Rama, jeune romancière, assiste au procès de Laurence Coly à la cour d’assises de Saint-Omer. Cette dernière est accusée d’avoir tué sa fille de quinze mois en l’abandonnant à la marée montante sur une plage du nord de la France. Mais au cours du procès, la parole de l’accusée, l’écoute des témoignages font vaciller les certitudes de Rama et interrogent notre jugement.
Alice Diop n’est pas une réalisatrice comme les autres, et pour son premier long métrage de fiction, elle le prouve une fois de plus. Chaque sujet qu’elle aborde, que ce soit dans ses documentaires, qui ont fait sa réputation comme « Clichy pour l’exemple » en 2006, qui revenait sur les émeutes de 2005 et sur la manière dont la colère nait dans ces quartiers souvent stigmatisés, ou « La permanence » en 2016 qui ouvrait la porte de ces médecins qui reçoivent des hommes durement touchés par l’exil, ou dans cette première œuvre de fiction inspirée par un procès que la réalisatrice a suivi, celui d’une femme, Fabienne Kabou, qui avait tué son enfant de 15 mois et dont la seule explication fut : « Parce que c’était plus simple comme ça ». La réalisatrice s’interrogea alors sur cet acte et sur la symbolique qui peut lui être attaché.
Car ce faits divers, la réalisatrice va s’y intéresser, parce que la région : Le Nord Pas de Calais, parce que le désœuvrement d’une grande partie de la population, parce que la couleur de la peau de la mère : Noire, parce que l’enfant était métisse, et qu’Alice Diop pouvait s’identifier à cette mère pour essayer de mieux la cerner. Tout un ensemble d’éléments qui forgèrent dans l’esprit de la réalisatrice un début de sujet qui fut renforcé par les regards qui se posèrent sur elle lorsqu’elle arriva à Saint Omer pour assister au procès. C’est un élément que l’on retrouve d’ailleurs dans le film, dont le scénario est ciselé entre fiction et documentaire où les sentiments doivent pouvoir transparaitre comme dans un documentaire où les témoins se livreraient sans fard et sans tabou. Alice Diop a mis un point d’honneur à garder quasiment une unité de lieu pour mieux toucher le spectateur et transforme le propos en un texte qui met à la fois le corps, celui de la femme noire, mais surtout celui de la femme comme un sanctuaire ou commence la vie et où elle se connecte indéfiniment à celle qui l’a porté pendant neuf mois.
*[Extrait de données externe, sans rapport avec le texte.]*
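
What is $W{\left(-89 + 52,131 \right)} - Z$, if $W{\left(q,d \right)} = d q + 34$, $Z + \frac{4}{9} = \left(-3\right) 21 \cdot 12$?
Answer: $- \frac{36509}{9} \approx -4056.6$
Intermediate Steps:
$Z = - \frac{6808}{9}$ ($Z = - \frac{4}{9} + \left(-3\right) 21 \cdot 12 = - \frac{4}{9} - 756 = - \frac{6808}{9} \approx -756.44$)
$W{\left(q,d \right)} = 34 + d q$
$W{\left(-89 + 52,131 \right)} - Z = \left(34 + 131 \left(-89 + 52\right)\right) - - \frac{6808}{9} = \left(34 + 131 \left(-37\right)\right) + \frac{6808}{9} = \left(34 - 4847\right) + \frac{6808}{9} = -4813 + \frac{6808}{9} = - \frac{36509}{9}$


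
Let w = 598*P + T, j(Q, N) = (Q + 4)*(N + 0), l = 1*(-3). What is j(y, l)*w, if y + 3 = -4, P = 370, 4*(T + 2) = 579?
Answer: 7970499/4 ≈ 1.9926e+6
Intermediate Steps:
T = 571/4 (T = -2 + (¼)*579 = -2 + 579/4 = 571/4 ≈ 142.75)
y = -7 (y = -3 - 4 = -7)
l = -3
j(Q, N) = N*(4 + Q) (j(Q, N) = (4 + Q)*N = N*(4 + Q))
w = 885611/4 (w = 598*370 + 571/4 = 221260 + 571/4 = 885611/4 ≈ 2.2140e+5)
j(y, l)*w = -3*(4 - 7)*(885611/4) = -3*(-3)*(885611/4) = 9*(885611/4) = 7970499/4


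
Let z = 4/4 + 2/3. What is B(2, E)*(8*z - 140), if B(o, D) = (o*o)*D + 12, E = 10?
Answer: -19760/3 ≈ -6586.7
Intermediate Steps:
z = 5/3 (z = 4*(¼) + 2*(⅓) = 1 + ⅔ = 5/3 ≈ 1.6667)
B(o, D) = 12 + D*o² (B(o, D) = o²*D + 12 = D*o² + 12 = 12 + D*o²)
B(2, E)*(8*z - 140) = (12 + 10*2²)*(8*(5/3) - 140) = (12 + 10*4)*(40/3 - 140) = (12 + 40)*(-380/3) = 52*(-380/3) = -19760/3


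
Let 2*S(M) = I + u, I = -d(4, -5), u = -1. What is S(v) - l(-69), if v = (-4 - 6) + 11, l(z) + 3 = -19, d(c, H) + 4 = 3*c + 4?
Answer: 31/2 ≈ 15.500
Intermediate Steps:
d(c, H) = 3*c (d(c, H) = -4 + (3*c + 4) = -4 + (4 + 3*c) = 3*c)
l(z) = -22 (l(z) = -3 - 19 = -22)
v = 1 (v = -10 + 11 = 1)
I = -12 (I = -3*4 = -1*12 = -12)
S(M) = -13/2 (S(M) = (-12 - 1)/2 = (1/2)*(-13) = -13/2)
S(v) - l(-69) = -13/2 - 1*(-22) = -13/2 + 22 = 31/2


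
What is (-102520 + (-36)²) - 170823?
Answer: -272047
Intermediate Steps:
(-102520 + (-36)²) - 170823 = (-102520 + 1296) - 170823 = -101224 - 170823 = -272047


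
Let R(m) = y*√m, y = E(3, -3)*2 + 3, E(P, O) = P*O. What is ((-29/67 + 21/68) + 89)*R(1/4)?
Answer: -6073785/9112 ≈ -666.57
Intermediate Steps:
E(P, O) = O*P
y = -15 (y = -3*3*2 + 3 = -9*2 + 3 = -18 + 3 = -15)
R(m) = -15*√m
((-29/67 + 21/68) + 89)*R(1/4) = ((-29/67 + 21/68) + 89)*(-15*√(1/4)) = ((-29*1/67 + 21*(1/68)) + 89)*(-15*√(¼)) = ((-29/67 + 21/68) + 89)*(-15*½) = (-565/4556 + 89)*(-15/2) = (404919/4556)*(-15/2) = -6073785/9112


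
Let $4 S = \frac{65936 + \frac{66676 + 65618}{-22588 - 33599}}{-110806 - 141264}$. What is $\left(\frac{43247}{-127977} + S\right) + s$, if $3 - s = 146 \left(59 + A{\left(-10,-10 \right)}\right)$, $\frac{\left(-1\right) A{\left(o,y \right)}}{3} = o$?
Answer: $- \frac{747540011737882091}{57541128800220} \approx -12991.0$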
Car outre le fait divers, c’est avant tout la symbolique qui parle, celle de cette femme seule, presqu’invisible qui doit affronter les changements liés à la grossesse, celui des autres et le sien surtout. Une femme qui disparaît à la naissance de l’enfant et qui doit y trouver sa place. La nature est faite comme cela, mais seulement parfois il y a la vie, et son désœuvrement qui vient changer la donne et plonger le cœur dans l’effroi ou dans le doute. Comme dit si bien la réalisatrice en déposant son enfant sur la plage, la mère à rendu symboliquement son enfant à La Mer, dans toute sa symbolique comme pour lui éviter la peine d’une vie qu’elle ne pourrait pas lui assumer.
Avec une mise en scène aux multiples références : Henri-Georges Clouzot, André Gide ou encore Truman Capote, la réalisatrice filme le procès dans toute sa froideur, dans toute l’émotion qu’il véhicule et appuie son regard sur celui de ses acteurs. Elle pénètre au plus loin la psychologie de l’accusée, non pas pour l’excuser, mais pour comprendre comment elle a choisi de livrer son enfant à la mort, comment son parcours a pu se finir par une telle décision. Jamais dans l’offense et encore moins dans le jugement, elle film son intrigue comme un documentaire et y distille une rigueur parfois théâtrale, avec de grandes phrases parfois décalées mais qui viennent parfaitement illustrer le propos qu’elle souhaite tenir dedans.